Koma.id – Hasil evaluasi Forum Masyarakat Peduli Parlemen Indonesia (Formappi), terhadap DPR RI khususnya selama masa sidang V dimulai pada 17 Mei hingga 7 Juli 2022, terkesan serba ngebut dan hanya formalitas.
Bahkan, lanjut Peneliti Formappi Lucius Karus, pihaknya telah mimiliki enam catatan khusus terkait kinerja DPR selama ini.
Pertama, di tengah sorotan terkait kinerja DPR yang tidak bagus, Ketua DPR Puan Maharani masih mampu meluangkan waktu menjadi juri ajang pemilihan Puteri Indonesia 2022 dan menonton Formula E.
Fakta ini menunjukkan bahwa Ketua DPR tidak fokus dalam memperbaiki kinerja DPR yang terseok-seok.
Kedua, pimpinan dan anggota DPR hanya kerap melontarkan kritik, masukan, dan komentar terhadap kinerja pemerintah melalui media massa, baik cetak maupun elektronik.
Sesungguhnya hal tersebut tidak sepenuhnya salah. Akan tetapi ketika anggota DPR hanya sibuk berbicara di media saja, maka terlihat hanya semangat narcistik mereka. Sikap seperti itu sama sekali tidak efektif dan cenderung mubasir.
Ketiga, MKD tampak kurang proaktif dalam penanganan kasus tindak asusila yang dilakukan oleh oknum anggota DPR,
Hal itu kemudian membuat posisi korban cenderung dihantui oleh rasa takut dan sikap traumatik karenan tak ada dukungan yang berarti dari MKD.
“Dalam kasus dugaan pelecehan yang diduga dilakukan salah seorang anggota DPR, MKD nampak ingin menghentikan proses penyelidikan hanya karena korban tak menghadiri pemanggilan untuk pemeriksaan,” kata Lucius, Sabtu (13/8/2022).
Keempat, kinerja Komisi DPR selama masa sidang V memang meningkat tapi hanya sedikit, baik secara kuantitas maupun dalam hal transparansi bila dibandingkan dengan sebelumnya.
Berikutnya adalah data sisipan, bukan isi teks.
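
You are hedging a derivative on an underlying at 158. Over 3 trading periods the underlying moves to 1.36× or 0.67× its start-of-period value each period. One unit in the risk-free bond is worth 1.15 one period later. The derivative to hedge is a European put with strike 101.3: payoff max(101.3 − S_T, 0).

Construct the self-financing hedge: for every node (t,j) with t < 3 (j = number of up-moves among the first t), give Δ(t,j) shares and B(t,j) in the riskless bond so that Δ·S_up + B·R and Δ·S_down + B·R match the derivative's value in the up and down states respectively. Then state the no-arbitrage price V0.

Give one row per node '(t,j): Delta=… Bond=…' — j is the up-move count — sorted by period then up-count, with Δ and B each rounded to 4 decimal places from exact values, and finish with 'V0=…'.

No-arbitrage ⇒ martingale measure with p* = (R−d)/(u−d) = 0.6957.
Terminal payoffs: V(3,0)=53.7794, V(3,1)=4.8404, V(3,2)=0.0000, V(3,3)=0.0000
  t=2,j=0: stock 70.9262 → up 96.4596 (V=4.8404), down 47.5206 (V=53.7794). Price 17.1608; hedge Δ=-1.0000, bond B=88.0870.
  t=2,j=1: stock 143.9696 → up 195.7987 (V=0.0000), down 96.4596 (V=4.8404). Price 1.2810; hedge Δ=-0.0487, bond B=8.2960.
  t=2,j=2: stock 292.2368 → up 397.4420 (V=0.0000), down 195.7987 (V=0.0000). Price 0.0000; hedge Δ=0.0000, bond B=0.0000.
  t=1,j=0: stock 105.8600 → up 143.9696 (V=1.2810), down 70.9262 (V=17.1608). Price 5.3165; hedge Δ=-0.2174, bond B=28.3306.
  t=1,j=1: stock 214.8800 → up 292.2368 (V=0.0000), down 143.9696 (V=1.2810). Price 0.3390; hedge Δ=-0.0086, bond B=2.1955.
  t=0,j=0: stock 158.0000 → up 214.8800 (V=0.3390), down 105.8600 (V=5.3165). Price 1.6121; hedge Δ=-0.0457, bond B=8.8258.
Check: Δ(0,0)·S0 + B(0,0) = 1.6121 = V0.

(0,0): Delta=-0.0457 Bond=8.8258
(1,0): Delta=-0.2174 Bond=28.3306
(1,1): Delta=-0.0086 Bond=2.1955
(2,0): Delta=-1.0000 Bond=88.0870
(2,1): Delta=-0.0487 Bond=8.2960
(2,2): Delta=0.0000 Bond=0.0000
V0=1.6121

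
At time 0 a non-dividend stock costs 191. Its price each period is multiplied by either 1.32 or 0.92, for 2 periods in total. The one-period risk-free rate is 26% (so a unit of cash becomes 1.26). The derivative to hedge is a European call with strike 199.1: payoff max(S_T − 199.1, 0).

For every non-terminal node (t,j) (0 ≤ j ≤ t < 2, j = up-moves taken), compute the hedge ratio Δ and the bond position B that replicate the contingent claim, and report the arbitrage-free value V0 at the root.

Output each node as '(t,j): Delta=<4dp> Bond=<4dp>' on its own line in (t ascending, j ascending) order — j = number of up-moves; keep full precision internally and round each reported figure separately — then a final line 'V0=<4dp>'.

(0,0): Delta=0.9417 Bond=-113.7367
(1,0): Delta=0.4674 Bond=-59.9650
(1,1): Delta=1.0000 Bond=-158.0159
V0=66.1212

Since d<R<u, set p* = (R−d)/(u−d) = 0.8500; price each node as the discounted p*-expectation of its children.
Terminal payoffs: V(2,0)=0.0000, V(2,1)=32.8504, V(2,2)=133.6984
(1,0): S=175.7200. Δ = (V_up−V_dn)/(S_up−S_dn) = (32.8504−0.0000)/(231.9504−161.6624) = 0.4674. V = [p*·32.8504 + (1−p*)·0.0000]/1.26 = 22.1610. B = V − Δ·S = -59.9650.
(1,1): S=252.1200. Δ = (V_up−V_dn)/(S_up−S_dn) = (133.6984−32.8504)/(332.7984−231.9504) = 1.0000. V = [p*·133.6984 + (1−p*)·32.8504]/1.26 = 94.1041. B = V − Δ·S = -158.0159.
(0,0): S=191.0000. Δ = (V_up−V_dn)/(S_up−S_dn) = (94.1041−22.1610)/(252.1200−175.7200) = 0.9417. V = [p*·94.1041 + (1−p*)·22.1610]/1.26 = 66.1212. B = V − Δ·S = -113.7367.
Root portfolio cost Δ·191+B reproduces V0=66.1212.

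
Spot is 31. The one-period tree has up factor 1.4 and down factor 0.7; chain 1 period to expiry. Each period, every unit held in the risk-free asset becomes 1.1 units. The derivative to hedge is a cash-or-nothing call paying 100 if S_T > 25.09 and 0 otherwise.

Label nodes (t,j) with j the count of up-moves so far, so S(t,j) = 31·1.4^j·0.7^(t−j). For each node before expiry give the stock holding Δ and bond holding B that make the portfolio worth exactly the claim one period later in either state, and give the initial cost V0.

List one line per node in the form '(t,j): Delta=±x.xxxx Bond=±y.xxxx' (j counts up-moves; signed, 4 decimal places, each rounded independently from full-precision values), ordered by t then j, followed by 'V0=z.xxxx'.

No-arbitrage ⇒ martingale measure with p* = (R−d)/(u−d) = 0.5714.
Payoff layer (t=1): V(1,0)=0.0000, V(1,1)=100.0000
(0,0): S=31.0000. Δ = (V_up−V_dn)/(S_up−S_dn) = (100.0000−0.0000)/(43.4000−21.7000) = 4.6083. V = [p*·100.0000 + (1−p*)·0.0000]/1.1 = 51.9481. B = V − Δ·S = -90.9091.
The time-0 hedge costs 51.9481, which is the no-arbitrage price.

(0,0): Delta=4.6083 Bond=-90.9091
V0=51.9481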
Lalu masih ada catatan mengenai ketertutupan yang diperlihatkan oleh Komisi VIII yang sebagian (9 dari 16 rapat) rapatnya dilakukan secara tertutup.
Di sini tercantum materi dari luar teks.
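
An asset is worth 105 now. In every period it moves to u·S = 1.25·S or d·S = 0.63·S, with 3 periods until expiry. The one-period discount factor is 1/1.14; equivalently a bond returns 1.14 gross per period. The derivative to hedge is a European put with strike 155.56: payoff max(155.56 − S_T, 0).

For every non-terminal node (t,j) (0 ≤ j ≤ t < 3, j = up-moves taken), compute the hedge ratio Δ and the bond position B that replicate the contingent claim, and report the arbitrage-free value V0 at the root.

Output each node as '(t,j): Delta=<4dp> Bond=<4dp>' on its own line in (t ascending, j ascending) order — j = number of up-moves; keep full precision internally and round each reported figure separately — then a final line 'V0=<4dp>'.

(0,0): Delta=-0.6040 Bond=82.0183
(1,0): Delta=-1.0000 Bond=119.6984
(1,1): Delta=-0.5609 Bond=87.8504
(2,0): Delta=-1.0000 Bond=136.4561
(2,1): Delta=-1.0000 Bond=136.4561
(2,2): Delta=-0.5132 Bond=92.3186
V0=18.6017

Under the risk-neutral measure, an up-move has probability p* = (R−d)/(u−d) = 0.8226 and values discount at R = 1.14.
Terminal values V(3,·): V(3,0)=129.3051, V(3,1)=103.4669, V(3,2)=52.2006, V(3,3)=0.0000
Node (2,0) S=41.6745: V=(p*·103.4669+(1−p*)·129.3051)/1.14=94.7816; Δ=(103.4669−129.3051)/(52.0931−26.2549)=-1.0000; B=V−Δ·S=136.4561
Node (2,1) S=82.6875: V=(p*·52.2006+(1−p*)·103.4669)/1.14=53.7686; Δ=(52.2006−103.4669)/(103.3594−52.0931)=-1.0000; B=V−Δ·S=136.4561
Node (2,2) S=164.0625: V=(p*·0.0000+(1−p*)·52.2006)/1.14=8.1240; Δ=(0.0000−52.2006)/(205.0781−103.3594)=-0.5132; B=V−Δ·S=92.3186
Node (1,0) S=66.1500: V=(p*·53.7686+(1−p*)·94.7816)/1.14=53.5484; Δ=(53.7686−94.7816)/(82.6875−41.6745)=-1.0000; B=V−Δ·S=119.6984
Node (1,1) S=131.2500: V=(p*·8.1240+(1−p*)·53.7686)/1.14=14.2301; Δ=(8.1240−53.7686)/(164.0625−82.6875)=-0.5609; B=V−Δ·S=87.8504
Node (0,0) S=105.0000: V=(p*·14.2301+(1−p*)·53.5484)/1.14=18.6017; Δ=(14.2301−53.5484)/(131.2500−66.1500)=-0.6040; B=V−Δ·S=82.0183
Each (Δ,B) replicates both successor values, so the strategy is self-financing and V0 is arbitrage-free.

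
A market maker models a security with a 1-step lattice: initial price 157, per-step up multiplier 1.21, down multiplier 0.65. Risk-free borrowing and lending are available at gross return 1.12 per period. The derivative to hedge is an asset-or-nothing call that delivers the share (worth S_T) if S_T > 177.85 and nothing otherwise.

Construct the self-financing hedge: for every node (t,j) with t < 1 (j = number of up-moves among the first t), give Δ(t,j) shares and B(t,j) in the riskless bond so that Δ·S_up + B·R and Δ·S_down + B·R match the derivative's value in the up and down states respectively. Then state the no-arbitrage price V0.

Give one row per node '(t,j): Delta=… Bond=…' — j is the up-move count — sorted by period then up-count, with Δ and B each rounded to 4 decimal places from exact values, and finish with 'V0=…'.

No-arbitrage ⇒ martingale measure with p* = (R−d)/(u−d) = 0.8393.
At expiry t=1: V(1,0)=0.0000, V(1,1)=189.9700
(0,0): S=157.0000. Δ = (V_up−V_dn)/(S_up−S_dn) = (189.9700−0.0000)/(189.9700−102.0500) = 2.1607. V = [p*·189.9700 + (1−p*)·0.0000]/1.12 = 142.3563. B = V − Δ·S = -196.8758.
The time-0 hedge costs 142.3563, which is the no-arbitrage price.

(0,0): Delta=2.1607 Bond=-196.8758
V0=142.3563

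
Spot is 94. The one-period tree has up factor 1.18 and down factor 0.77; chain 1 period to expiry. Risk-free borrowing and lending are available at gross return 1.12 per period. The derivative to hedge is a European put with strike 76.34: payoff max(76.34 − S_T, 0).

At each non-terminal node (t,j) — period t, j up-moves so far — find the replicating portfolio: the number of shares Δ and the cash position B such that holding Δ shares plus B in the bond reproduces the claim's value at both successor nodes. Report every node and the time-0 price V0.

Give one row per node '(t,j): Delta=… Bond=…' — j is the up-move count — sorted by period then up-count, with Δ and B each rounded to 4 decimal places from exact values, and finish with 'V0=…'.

Risk-neutral probability p* = (R−d)/(u−d) = (1.12−0.77)/(1.18−0.77) = 0.8537.
Terminal values V(1,·): V(1,0)=3.9600, V(1,1)=0.0000
  t=0,j=0: stock 94.0000 → up 110.9200 (V=0.0000), down 72.3800 (V=3.9600). Price 0.5174; hedge Δ=-0.1028, bond B=10.1760.
Root portfolio cost Δ·94+B reproduces V0=0.5174.

(0,0): Delta=-0.1028 Bond=10.1760
V0=0.5174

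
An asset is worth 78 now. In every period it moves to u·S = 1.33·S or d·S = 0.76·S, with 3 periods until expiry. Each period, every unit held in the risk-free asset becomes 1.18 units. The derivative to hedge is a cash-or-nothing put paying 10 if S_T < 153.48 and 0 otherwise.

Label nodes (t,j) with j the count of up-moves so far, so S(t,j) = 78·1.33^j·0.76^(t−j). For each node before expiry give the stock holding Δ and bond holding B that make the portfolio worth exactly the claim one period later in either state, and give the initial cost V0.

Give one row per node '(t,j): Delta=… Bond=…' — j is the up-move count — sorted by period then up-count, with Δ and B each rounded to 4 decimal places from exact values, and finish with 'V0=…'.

Since d<R<u, set p* = (R−d)/(u−d) = 0.7368; price each node as the discounted p*-expectation of its children.
Payoff layer (t=3): V(3,0)=10.0000, V(3,1)=10.0000, V(3,2)=10.0000, V(3,3)=0.0000
  t=2,j=0: stock 45.0528 → up 59.9202 (V=10.0000), down 34.2401 (V=10.0000). Price 8.4746; hedge Δ=0.0000, bond B=8.4746.
  t=2,j=1: stock 78.8424 → up 104.8604 (V=10.0000), down 59.9202 (V=10.0000). Price 8.4746; hedge Δ=0.0000, bond B=8.4746.
  t=2,j=2: stock 137.9742 → up 183.5057 (V=0.0000), down 104.8604 (V=10.0000). Price 2.2302; hedge Δ=-0.1272, bond B=19.7740.
  t=1,j=0: stock 59.2800 → up 78.8424 (V=8.4746), down 45.0528 (V=8.4746). Price 7.1818; hedge Δ=0.0000, bond B=7.1818.
  t=1,j=1: stock 103.7400 → up 137.9742 (V=2.2302), down 78.8424 (V=8.4746). Price 3.2826; hedge Δ=-0.1056, bond B=14.2377.
  t=0,j=0: stock 78.0000 → up 103.7400 (V=3.2826), down 59.2800 (V=7.1818). Price 3.6514; hedge Δ=-0.0877, bond B=10.4923.
Check: Δ(0,0)·S0 + B(0,0) = 3.6514 = V0.

(0,0): Delta=-0.0877 Bond=10.4923
(1,0): Delta=0.0000 Bond=7.1818
(1,1): Delta=-0.1056 Bond=14.2377
(2,0): Delta=0.0000 Bond=8.4746
(2,1): Delta=0.0000 Bond=8.4746
(2,2): Delta=-0.1272 Bond=19.7740
V0=3.6514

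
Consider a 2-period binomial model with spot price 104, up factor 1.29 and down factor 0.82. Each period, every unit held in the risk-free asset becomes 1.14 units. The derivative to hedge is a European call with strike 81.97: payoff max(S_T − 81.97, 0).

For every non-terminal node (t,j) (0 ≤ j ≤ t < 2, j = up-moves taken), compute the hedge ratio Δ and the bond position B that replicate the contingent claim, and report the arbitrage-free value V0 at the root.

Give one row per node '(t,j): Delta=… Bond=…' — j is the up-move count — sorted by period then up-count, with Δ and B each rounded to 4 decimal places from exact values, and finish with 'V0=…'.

No-arbitrage ⇒ martingale measure with p* = (R−d)/(u−d) = 0.6809.
Terminal values V(2,·): V(2,0)=0.0000, V(2,1)=28.0412, V(2,2)=91.0964
  t=1,j=0: stock 85.2800 → up 110.0112 (V=28.0412), down 69.9296 (V=0.0000). Price 16.7473; hedge Δ=0.6996, bond B=-42.9149.
  t=1,j=1: stock 134.1600 → up 173.0664 (V=91.0964), down 110.0112 (V=28.0412). Price 62.2565; hedge Δ=1.0000, bond B=-71.9035.
  t=0,j=0: stock 104.0000 → up 134.1600 (V=62.2565), down 85.2800 (V=16.7473). Price 41.8704; hedge Δ=0.9310, bond B=-54.9577.
Each (Δ,B) replicates both successor values, so the strategy is self-financing and V0 is arbitrage-free.

(0,0): Delta=0.9310 Bond=-54.9577
(1,0): Delta=0.6996 Bond=-42.9149
(1,1): Delta=1.0000 Bond=-71.9035
V0=41.8704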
Fakta ini seolah-olah mengonfirmasi dua kasus korupsi yang menjerat dua Menteri yang menjadi mitra Komisi VIII yakni Menteri Agama pada periode 2009-2014
dan Menteri Sosial belum lama ini menghadapi kasus korupsi terkait dana bansos.
Kelima, proses pengambilan keputusan rapat paripurna cenderung sekadar formalitas. Bahkan prosedur standard sebelum pengambilan keputusan yang biasanya didahului dengan penyampaikan pendapat fraksi-fraksi tidak dilakukan pada saat Rapat Paripurna Penutupan masa sidang V.
Keenam, penambahan fungsi diplomasi parlemen sebagai fungsi keempat DPR setelah legislasi, anggaran, dan pengawasan membuat kesibukkan DPR menjalankan fungsi diplomasi seolah-olah mengalahkan tugas dan fungsi pokok utamanya.
“Pelaksanaan peran diplomasi yang selama ini dilakukan DPR tak jelas, pun demikian dengan hasilnya. Yang justru diekspresikan dari aktifitas diplomasi ala DPR itu adalah sikap narsis lain dari DPR,” tutup Lucius.